Brasil denuncia actuação "injustificável" das autoridades britânicas

David Miranda vai prestar esclarecimentos ao Senado de Brasília.
O quartel-general da Agência Nacional de Segurança, nos EUA REUTERS

O Governo brasileiro classificou como “injustificável” a detenção de David Miranda, parceiro do jornalista norte-americano Glenn Greenwald que é o autor de inúmeras notícias sobre o programa secreto de vigilância electrónica conduzido pela Agência Nacional de Segurança dos Estados Unidos.
Miranda, que aterrou no Rio de Janeiro ao final da manhã, informou que vai prestar declarações ao Senado brasileiro sobre o “incidente” em que se viu envolvido quando estava em trânsito no aeroporto de Heathrow em Londres. O brasileiro anunciou ainda a sua intenção de “procurar as autoridades americanas” para pedir um esclarecimento sobre a sua eventual colaboração com os serviços do Reino Unido.
Numa nota oficial divulgada pelo Ministério dos Negócios Estrangeiros, o Brasil manifestou a sua “grave preocupação” com a actuação das autoridades britânicas e especialmente com a invocação de legislação anti-terrorismo como razão para a detenção. “Trata-se de uma medida injustificável por envolver um indivíduo contra quem não pesam quaisquer acusações que possam legitimar o uso da referida legislação”, nota o Governo brasileiro.
A ministra da Secretaria de Direitos Humanos, Maria do Rosário, informou pelo Twitter que o Itamaraty entregou “um protesto imediato diante da retenção arbitrária de um brasileiro em Londres”. David Miranda, de 28 anos, foi retido e interrogado pela polícia britânica durante nove horas, e viu confiscado todo o material electrónico que carregava – até ser libertado sem qualquer acusação.
Um porta-voz do Ministério dos Negócios Estrangeiros britânico escusou-se a prestar esclarecimentos sobre o caso alegando tratar-se de “matéria policial”. No entanto, informou que o executivo tenciona rever as provisões da Lei Anti-Terrorismo para “atender a algumas preocupações” relativas à sua aplicação.
Para a Amnistia Internacional, “a detenção de David Miranda é ilegal e indesculpável. Ele foi detido ao abrigo de uma lei que viola qualquer princípio de equidade e a sua prisão mostra como se pode abusar dessa legislação por razões mesquinhas e vingativas”, considerou a directora de Legislação e Política daquela organização, Widney Brown.
“É altamente improvável que David Miranda, em trânsito num aeroporto do Reino Unido, tenha sido detido de forma aleatória, dado o papel que o seu companheiro teve na revelação da verdade sobre a natureza ilícita do programa de vigilância da Agência Nacional de Segurança”, referiu a Amnistia Internacional.
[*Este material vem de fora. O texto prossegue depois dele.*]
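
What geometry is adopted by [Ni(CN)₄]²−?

Summing ligand charges against the −2 overall charge gives an oxidation state of +2 for nickel.
Ni sits in group 10, so the d-electron count is 10 − 2 = 8.
Coordination number: 4.
Cyanide is a strong-field ligand (high in the spectrochemical series).
A 3d d⁸ ion with strong-field ligands gains enough CFSE to favour square planar over tetrahedral.

square planar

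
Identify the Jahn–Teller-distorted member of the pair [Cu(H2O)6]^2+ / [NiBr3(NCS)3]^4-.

[Cu(H2O)6]^2+

[Cu(H2O)6]^2+: Ligand charges: water is neutral. With an overall charge of +2 the copper centre must be in the +2 oxidation state. Cu sits in group 11, so the d-electron count is 11 − 2 = 9. The t₂g⁶e_g³ configuration has an unevenly filled e_g set; the Jahn–Teller theorem predicts a tetragonal distortion (typically axial elongation) to lift the degeneracy.
[NiBr3(NCS)3]^4-: Each bromide is −1; each isothiocyanate is −1; balancing the −4 overall charge requires Ni(II). Nickel is a group-10 element; Ni(II) is therefore d⁸. The d⁸ configuration leaves the e_g set evenly filled (or empty) — no strong Jahn–Teller driving force.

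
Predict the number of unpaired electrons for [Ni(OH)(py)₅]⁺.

2

Summing ligand charges against the +1 overall charge gives an oxidation state of +2 for nickel.
Group 10 minus oxidation state 2 gives a d⁸ configuration.
In an octahedral field the d⁸ configuration is t₂g⁶e_g² (only one arrangement possible), giving 2 unpaired electrons.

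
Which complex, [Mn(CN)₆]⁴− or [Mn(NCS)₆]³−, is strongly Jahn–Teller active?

[Mn(CN)₆]⁴−: Each cyanide is −1; balancing the −4 overall charge requires Mn(II). Manganese is a group-7 element; Mn(II) is therefore d⁵. Cyanide is a strong-field ligand (high in the spectrochemical series) for a first-row metal, so the complex is low-spin. The d⁵ configuration leaves the e_g set evenly filled (or empty) — no strong Jahn–Teller driving force.
[Mn(NCS)₆]³−: Summing ligand charges against the −3 overall charge gives an oxidation state of +3 for manganese. Manganese is a group-7 element; Mn(III) is therefore d⁴. Isothiocyanate is a weak-field ligand for a first-row metal, so the complex is high-spin. The t₂g³e_g¹ (high-spin) configuration has an unevenly filled e_g set; the Jahn–Teller theorem predicts a tetragonal distortion (typically axial elongation) to lift the degeneracy.

[Mn(NCS)₆]³−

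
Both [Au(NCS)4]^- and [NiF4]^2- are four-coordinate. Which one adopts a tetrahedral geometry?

[NiF4]^2-

For [Au(NCS)4]^-: Ligand charges: each isothiocyanate is −1. With an overall charge of −1 the gold centre must be in the +3 oxidation state. Gold is a group-11 element; Au(III) is therefore d⁸. A 5d d⁸ ion has a large crystal-field splitting; square planar leaves the high-energy d_{x²−y²} orbital empty and maximises CFSE. → square planar.
For [NiF4]^2-: Ligand charges: each fluoride is −1. With an overall charge of −2 the nickel centre must be in the +2 oxidation state. Group 10 minus oxidation state 2 gives a d⁸ configuration. Fluoride is a weak-field ligand. With weak-field ligands the CFSE gain from square planar is small, so a 3d d⁸ ion takes the sterically preferred tetrahedral geometry. → tetrahedral.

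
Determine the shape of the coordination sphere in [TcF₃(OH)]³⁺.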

Mensagem "a todos os jornalistas"
“Ao atingir Miranda e Greenwald, o Governo [britânico] enviou uma mensagem a todos os jornalistas, de que se eles insistirem em mostrar-se independentes ou escrever de forma crítica sobre o governo, também poderão ser atingidos”, denunciou. Para a organização, “os estados não podem passar legislação anti-terrorismo sob a desculpa de que é necessária para a protecção do país e depois recorrer à lei para retaliar contra alguém que simplesmente exerceu os seus direitos”.
Vários jornalistas no Brasil, Reino Unido e Estados Unidos denunciaram a detenção de David Miranda como “um abuso de poder”, um “acto intimidatório” e “um escândalo”.

Escrevendo na revista The Atlantic, Conor Friedersdorf disse que o recurso a uma provisão da lei anti-terrorismo para a detenção de “um homem que ninguém pensa que é um terrorista” mostra que os governos não se coíbem de usar os “poderes extraordinários” que lhes foram concedidos em nome da guerra ao terrorismo para “agir contra quem entenderem, mesmo quando a possibilidade de estarem associados à Al-Qaeda ou a alguma das suas afiliadas seja zero”. E mostra ainda que “o jornalismo de investigação na área da segurança nacional foi equiparado a terrorismo”.
Citado pelo jornal O Globo, o jornalista Alberto Dines do Observatório da Imprensa brasileiro considerou todo o episódio com David Miranda como “uma estupidez e uma paranóia, que nem George Orwell poderia prever”. “Glenn Greenwald não poderia ser alvo de retaliação porque cumpriu o seu papel de jornalista. E o que é que o brasileiro tem a ver com a história?”, questionou.